The mouth harp, found in Siberia’s Altai Republic, produces music when you strike or pluck it with a finger

A.P. Borodovskiy

Up in the mountains of Siberia’s Altai Republic, where the Huns once roamed, archaeologists have found five ancient harps, which were placed in the mouth and plucked to produce music. According to Anna Liesowska of the Siberian Times, when archaeologists tried to play one of the instruments, they found that it still worked.

Discovered at two different archaeological sites (Chultukov Log 9 and Cheremshanka), the relics date to about 1,700 years ago. At the time, the region was dominated by the Huns, who moved into Europe in approximately 370 A.D.

Three of the harps were unfinished, but the other two were complete. And one of the completed harps could still make music. "I myself played on the harp from Cheremshanka," Andrey Borodovsky, a professor at the Institute of Archaeology and Ethnography in the Siberian branch of the Russian Academy of Sciences, told Heather Brady of National Geographic.
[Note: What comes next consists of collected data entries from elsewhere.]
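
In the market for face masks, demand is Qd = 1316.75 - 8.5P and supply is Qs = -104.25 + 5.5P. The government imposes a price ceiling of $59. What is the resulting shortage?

Shortage = 595

Equilibrium price would be P* = 101.5, so the ceiling at 59 binds.
At P = 59: Qd = 1316.75 − 8.5(59) = 815.25, Qs = -104.25 + 5.5(59) = 220.25.
Shortage = 815.25 − 220.25 = 595.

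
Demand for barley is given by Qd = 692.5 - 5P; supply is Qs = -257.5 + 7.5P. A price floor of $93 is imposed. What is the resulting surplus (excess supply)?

Equilibrium price would be P* = 76, so the floor at 93 binds.
At P = 93: Qd = 227.5, Qs = 440.
Surplus = 440 − 227.5 = 212.5.

Surplus = 212.5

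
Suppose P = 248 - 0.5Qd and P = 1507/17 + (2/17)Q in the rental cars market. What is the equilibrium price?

Set the two price expressions equal: 248 - 0.5Q = 1507/17 + (2/17)Q.
2709/17 = (21/34)Q, so Q* = 258.
P* = 248 − (0.5)(258) = 119.

P* = 119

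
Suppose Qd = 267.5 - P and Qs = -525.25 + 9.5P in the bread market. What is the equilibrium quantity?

Q* = 192

Set Qd = Qs: 267.5 - P = -525.25 + 9.5P.
792.75 = 10.5P, so P* = 75.5.
Q* = 267.5 − 1(75.5) = 192.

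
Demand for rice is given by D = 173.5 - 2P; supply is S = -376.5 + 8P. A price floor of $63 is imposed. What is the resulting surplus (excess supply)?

Surplus = 80

Equilibrium price would be P* = 55, so the floor at 63 binds.
At P = 63: D = 47.5, S = 127.5.
Surplus = 127.5 − 47.5 = 80.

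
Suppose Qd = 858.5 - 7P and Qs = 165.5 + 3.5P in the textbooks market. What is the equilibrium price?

Set Qd = Qs: 858.5 - 7P = 165.5 + 3.5P.
693 = 10.5P, so P* = 66.
Q* = 858.5 − 7(66) = 396.5.

P* = 66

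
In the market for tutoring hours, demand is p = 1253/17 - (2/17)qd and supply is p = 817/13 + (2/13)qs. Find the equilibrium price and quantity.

p* = 69, q* = 40

Set the two price expressions equal: 1253/17 - (2/17)q = 817/13 + (2/13)q.
2400/221 = (60/221)q, so q* = 40.
p* = 1253/17 − (2/17)(40) = 69.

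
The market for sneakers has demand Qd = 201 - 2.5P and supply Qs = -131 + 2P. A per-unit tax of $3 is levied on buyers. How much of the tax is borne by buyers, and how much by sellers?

Pre-tax equilibrium: P* = 664/9, Q* = 149/9.
Tax on buyers shifts demand to Qd = 201 − 2.5(P + 3) = 193.5 - 2.5P.
193.5 - 2.5P = -131 + 2P gives seller price Ps = 649/9; buyers pay Pb = 649/9 + 3 = 676/9.
New quantity: Q = 201 − 2.5(676/9) = 119/9.
Buyer burden = 676/9 − 664/9 = 4/3; seller burden = 664/9 − 649/9 = 5/3.

Buyers bear 4/3, sellers bear 5/3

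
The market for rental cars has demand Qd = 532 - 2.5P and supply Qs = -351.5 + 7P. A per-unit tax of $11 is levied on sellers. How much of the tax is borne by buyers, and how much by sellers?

Buyers bear 154/19, sellers bear 55/19

Pre-tax equilibrium: P* = 93, Q* = 299.5.
Tax on sellers shifts supply to Qs = -351.5 + 7(P − 11) = -428.5 + 7P.
532 - 2.5P = -428.5 + 7P gives buyer price Pb = 1921/19; sellers receive Ps = 1921/19 − 11 = 1712/19.
New quantity: Q = 532 − 2.5(1921/19) = 10611/38.
Buyer burden = 1921/19 − 93 = 154/19; seller burden = 93 − 1712/19 = 55/19.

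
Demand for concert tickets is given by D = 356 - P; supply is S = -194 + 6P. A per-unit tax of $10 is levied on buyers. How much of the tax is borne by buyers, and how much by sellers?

Pre-tax equilibrium: P* = 550/7, Q* = 1942/7.
Tax on buyers shifts demand to D = 356 − 1(P + 10) = 346 - P.
346 - P = -194 + 6P gives seller price Ps = 540/7; buyers pay Pb = 540/7 + 10 = 610/7.
New quantity: Q = 356 − 1(610/7) = 1882/7.
Buyer burden = 610/7 − 550/7 = 60/7; seller burden = 550/7 − 540/7 = 10/7.

Buyers bear 60/7, sellers bear 10/7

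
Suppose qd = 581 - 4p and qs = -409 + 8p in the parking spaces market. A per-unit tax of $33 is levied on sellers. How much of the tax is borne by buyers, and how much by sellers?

Pre-tax equilibrium: p* = 82.5, q* = 251.
Tax on sellers shifts supply to qs = -409 + 8(p − 33) = -673 + 8p.
581 - 4p = -673 + 8p gives buyer price pb = 104.5; sellers receive ps = 104.5 − 33 = 71.5.
New quantity: q = 581 − 4(104.5) = 163.
Buyer burden = 104.5 − 82.5 = 22; seller burden = 82.5 − 71.5 = 11.

Buyers bear $22, sellers bear $11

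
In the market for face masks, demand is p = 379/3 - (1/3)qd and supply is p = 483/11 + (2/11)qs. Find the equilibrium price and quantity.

Set the two price expressions equal: 379/3 - (1/3)q = 483/11 + (2/11)q.
2720/33 = (17/33)q, so q* = 160.
p* = 379/3 − (1/3)(160) = 73.

p* = 73, q* = 160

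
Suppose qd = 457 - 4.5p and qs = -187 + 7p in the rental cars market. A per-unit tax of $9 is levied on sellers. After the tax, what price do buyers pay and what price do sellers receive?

Buyers pay 1414/23, sellers receive 1207/23

Pre-tax equilibrium: p* = 56, q* = 205.
Tax on sellers shifts supply to qs = -187 + 7(p − 9) = -250 + 7p.
457 - 4.5p = -250 + 7p gives buyer price pb = 1414/23; sellers receive ps = 1414/23 − 9 = 1207/23.
New quantity: q = 457 − 4.5(1414/23) = 4148/23.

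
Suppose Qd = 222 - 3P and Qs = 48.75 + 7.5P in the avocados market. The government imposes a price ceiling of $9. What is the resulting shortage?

Shortage = 78.75

Equilibrium price would be P* = 16.5, so the ceiling at 9 binds.
At P = 9: Qd = 222 − 3(9) = 195, Qs = 48.75 + 7.5(9) = 116.25.
Shortage = 195 − 116.25 = 78.75.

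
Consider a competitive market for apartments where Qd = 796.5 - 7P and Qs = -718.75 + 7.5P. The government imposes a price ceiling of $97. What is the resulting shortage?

Shortage = 108.75

Equilibrium price would be P* = 104.5, so the ceiling at 97 binds.
At P = 97: Qd = 796.5 − 7(97) = 117.5, Qs = -718.75 + 7.5(97) = 8.75.
Shortage = 117.5 − 8.75 = 108.75.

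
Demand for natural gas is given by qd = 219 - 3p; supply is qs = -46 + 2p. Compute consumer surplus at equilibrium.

Equilibrium: 219 - 3p = -46 + 2p gives p* = 53, q* = 60.
Demand choke price (qd = 0): p = 73.
CS = ½(73 − 53)(60) = 600.

Consumer surplus = 600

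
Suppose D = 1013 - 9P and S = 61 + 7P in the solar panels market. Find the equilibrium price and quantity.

P* = 59.5, Q* = 477.5

Set D = S: 1013 - 9P = 61 + 7P.
952 = 16P, so P* = 59.5.
Q* = 1013 − 9(59.5) = 477.5.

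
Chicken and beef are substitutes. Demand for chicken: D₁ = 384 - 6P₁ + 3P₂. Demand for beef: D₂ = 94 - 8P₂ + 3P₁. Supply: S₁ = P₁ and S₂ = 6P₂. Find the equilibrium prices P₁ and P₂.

Market 1: 384 - 6P₁ + 3P₂ = P₁ → 7P₁ - 3P₂ = 384.
Market 2: 14P₂ - 3P₁ = 94.
Eliminating P₂: 14×(1) + 3×(2) gives 89P₁ = 5658, so P₁ = 5658/89.
Back-substitute into (2): P₂ = (94 + 3×5658/89) / 14 = 1810/89.

P₁ = 5658/89, P₂ = 1810/89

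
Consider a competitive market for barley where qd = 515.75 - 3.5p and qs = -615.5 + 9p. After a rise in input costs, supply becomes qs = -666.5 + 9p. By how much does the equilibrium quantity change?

Δq = -14.28

Original equilibrium: p* = 90.5, q* = 199.
New equilibrium: 515.75 - 3.5p = -666.5 + 9p, so 1182.25 = 12.5p and p' = 94.58; q' = 515.75 − 3.5(94.58) = 184.72.
Change in quantity: 184.72 − 199 = -14.28.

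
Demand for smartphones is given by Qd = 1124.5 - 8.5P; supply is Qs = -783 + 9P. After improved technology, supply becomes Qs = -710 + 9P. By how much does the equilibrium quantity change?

Original equilibrium: P* = 109, Q* = 198.
New equilibrium: 1124.5 - 8.5P = -710 + 9P, so 1834.5 = 17.5P and P' = 3669/35; Q' = 1124.5 − 8.5(3669/35) = 8171/35.
Change in quantity: 8171/35 − 198 = 1241/35.

ΔQ = 1241/35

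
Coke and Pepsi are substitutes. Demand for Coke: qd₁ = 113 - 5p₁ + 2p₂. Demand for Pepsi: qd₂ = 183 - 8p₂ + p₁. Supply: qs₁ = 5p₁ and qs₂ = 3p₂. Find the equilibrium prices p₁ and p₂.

Market 1: 113 - 5p₁ + 2p₂ = 5p₁ → 10p₁ - 2p₂ = 113.
Market 2: 11p₂ - p₁ = 183.
Eliminating p₂: 11×(1) + 2×(2) gives 108p₁ = 1609, so p₁ = 1609/108.
Back-substitute into (2): p₂ = (183 + 1×1609/108) / 11 = 1943/108.

p₁ = 1609/108, p₂ = 1943/108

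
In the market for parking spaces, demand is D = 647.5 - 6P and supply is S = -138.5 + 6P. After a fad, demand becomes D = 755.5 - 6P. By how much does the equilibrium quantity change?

Original equilibrium: P* = 65.5, Q* = 254.5.
New equilibrium: 755.5 - 6P = -138.5 + 6P, so 894 = 12P and P' = 74.5; Q' = 755.5 − 6(74.5) = 308.5.
Change in quantity: 308.5 − 254.5 = 54.

ΔQ = 54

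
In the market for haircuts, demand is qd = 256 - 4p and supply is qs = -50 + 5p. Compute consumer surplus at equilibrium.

Consumer surplus = 1800

Equilibrium: 256 - 4p = -50 + 5p gives p* = 34, q* = 120.
Demand choke price (qd = 0): p = 64.
CS = ½(64 − 34)(120) = 1800.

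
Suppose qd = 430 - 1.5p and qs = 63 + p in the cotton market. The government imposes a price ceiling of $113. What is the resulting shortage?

Shortage = 84.5

Equilibrium price would be p* = 146.8, so the ceiling at 113 binds.
At p = 113: qd = 430 − 1.5(113) = 260.5, qs = 63 + 1(113) = 176.
Shortage = 260.5 − 176 = 84.5.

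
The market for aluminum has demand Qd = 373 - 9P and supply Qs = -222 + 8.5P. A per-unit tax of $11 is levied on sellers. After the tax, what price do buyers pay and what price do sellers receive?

Buyers pay 1377/35, sellers receive 992/35

Pre-tax equilibrium: P* = 34, Q* = 67.
Tax on sellers shifts supply to Qs = -222 + 8.5(P − 11) = -315.5 + 8.5P.
373 - 9P = -315.5 + 8.5P gives buyer price Pb = 1377/35; sellers receive Ps = 1377/35 − 11 = 992/35.
New quantity: Q = 373 − 9(1377/35) = 662/35.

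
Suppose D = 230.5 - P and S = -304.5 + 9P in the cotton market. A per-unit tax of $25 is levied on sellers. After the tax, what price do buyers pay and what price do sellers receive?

Pre-tax equilibrium: P* = 53.5, Q* = 177.
Tax on sellers shifts supply to S = -304.5 + 9(P − 25) = -529.5 + 9P.
230.5 - P = -529.5 + 9P gives buyer price Pb = 76; sellers receive Ps = 76 − 25 = 51.
New quantity: Q = 230.5 − 1(76) = 154.5.

Buyers pay $76, sellers receive $51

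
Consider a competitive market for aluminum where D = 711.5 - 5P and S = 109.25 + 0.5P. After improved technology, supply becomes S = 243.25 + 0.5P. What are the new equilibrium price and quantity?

Original equilibrium: P* = 109.5, Q* = 164.
New equilibrium: 711.5 - 5P = 243.25 + 0.5P, so 468.25 = 5.5P and P' = 1873/22; Q' = 711.5 − 5(1873/22) = 3144/11.

P' = 1873/22, Q' = 3144/11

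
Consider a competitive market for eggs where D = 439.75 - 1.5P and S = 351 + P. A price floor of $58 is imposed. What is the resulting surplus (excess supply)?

Equilibrium price would be P* = 35.5, so the floor at 58 binds.
At P = 58: D = 352.75, S = 409.
Surplus = 409 − 352.75 = 56.25.

Surplus = 56.25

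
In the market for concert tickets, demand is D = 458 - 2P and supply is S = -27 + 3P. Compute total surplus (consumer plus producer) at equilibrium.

Total surplus = 29040

Equilibrium: 458 - 2P = -27 + 3P gives P* = 97, Q* = 264.
Demand choke price: P = 229; supply starts at P = 9.
CS = ½(229 − 97)(264) = 17424; PS = ½(97 − 9)(264) = 11616.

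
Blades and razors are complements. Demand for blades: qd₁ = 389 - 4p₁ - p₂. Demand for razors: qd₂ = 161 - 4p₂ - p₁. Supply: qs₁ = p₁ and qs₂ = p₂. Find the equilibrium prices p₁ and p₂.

Market 1: 389 - 4p₁ - p₂ = p₁ → 5p₁ + p₂ = 389.
Market 2: 5p₂ + p₁ = 161.
Eliminating p₂: 5×(1) − 1×(2) gives 24p₁ = 1784, so p₁ = 223/3.
Back-substitute into (2): p₂ = (161 − 1×223/3) / 5 = 52/3.

p₁ = 223/3, p₂ = 52/3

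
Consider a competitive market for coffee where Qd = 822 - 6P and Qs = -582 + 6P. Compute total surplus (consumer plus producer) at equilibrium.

Equilibrium: 822 - 6P = -582 + 6P gives P* = 117, Q* = 120.
Demand choke price: P = 137; supply starts at P = 97.
CS = ½(137 − 117)(120) = 1200; PS = ½(117 − 97)(120) = 1200.

Total surplus = 2400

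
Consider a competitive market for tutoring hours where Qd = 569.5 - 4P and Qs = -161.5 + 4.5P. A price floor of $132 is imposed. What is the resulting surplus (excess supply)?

Surplus = 391

Equilibrium price would be P* = 86, so the floor at 132 binds.
At P = 132: Qd = 41.5, Qs = 432.5.
Surplus = 432.5 − 41.5 = 391.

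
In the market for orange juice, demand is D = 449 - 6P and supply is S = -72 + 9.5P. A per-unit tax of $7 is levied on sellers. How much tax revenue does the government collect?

Tax revenue = 48083/31

Pre-tax equilibrium: P* = 1042/31, Q* = 7667/31.
Tax on sellers shifts supply to S = -72 + 9.5(P − 7) = -138.5 + 9.5P.
449 - 6P = -138.5 + 9.5P gives buyer price Pb = 1175/31; sellers receive Ps = 1175/31 − 7 = 958/31.
New quantity: Q = 449 − 6(1175/31) = 6869/31.
Revenue = 7 × 6869/31 = 48083/31.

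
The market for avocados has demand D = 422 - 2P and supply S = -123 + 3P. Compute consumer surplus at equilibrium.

Equilibrium: 422 - 2P = -123 + 3P gives P* = 109, Q* = 204.
Demand choke price (D = 0): P = 211.
CS = ½(211 − 109)(204) = 10404.

Consumer surplus = 10404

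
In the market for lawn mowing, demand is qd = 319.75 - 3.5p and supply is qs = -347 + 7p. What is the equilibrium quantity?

q* = 97.5

Set qd = qs: 319.75 - 3.5p = -347 + 7p.
666.75 = 10.5p, so p* = 63.5.
q* = 319.75 − 3.5(63.5) = 97.5.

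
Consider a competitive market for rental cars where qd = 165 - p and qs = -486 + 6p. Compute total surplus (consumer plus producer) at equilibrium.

Equilibrium: 165 - p = -486 + 6p gives p* = 93, q* = 72.
Demand choke price: p = 165; supply starts at p = 81.
CS = ½(165 − 93)(72) = 2592; PS = ½(93 − 81)(72) = 432.

Total surplus = 3024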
The instruments appear to have been made by splintering the ribs of cows or horses, which distinguishes them from other ancient mouth harps found in the region. The people of Mongolia and the Russian republic of Tuva, for instance, made their harps from the horns of deer.

Music-making has been an important part of human culture for thousands of years—long before the Siberian harps were whittled by unknown craftsmen. Back in 2012, archaeologists working in southern Germany found flutes made from bird bone and mammoth ivory. The flutes were subsequently dated to around 42,000 years ago, making them the oldest-known musical instruments.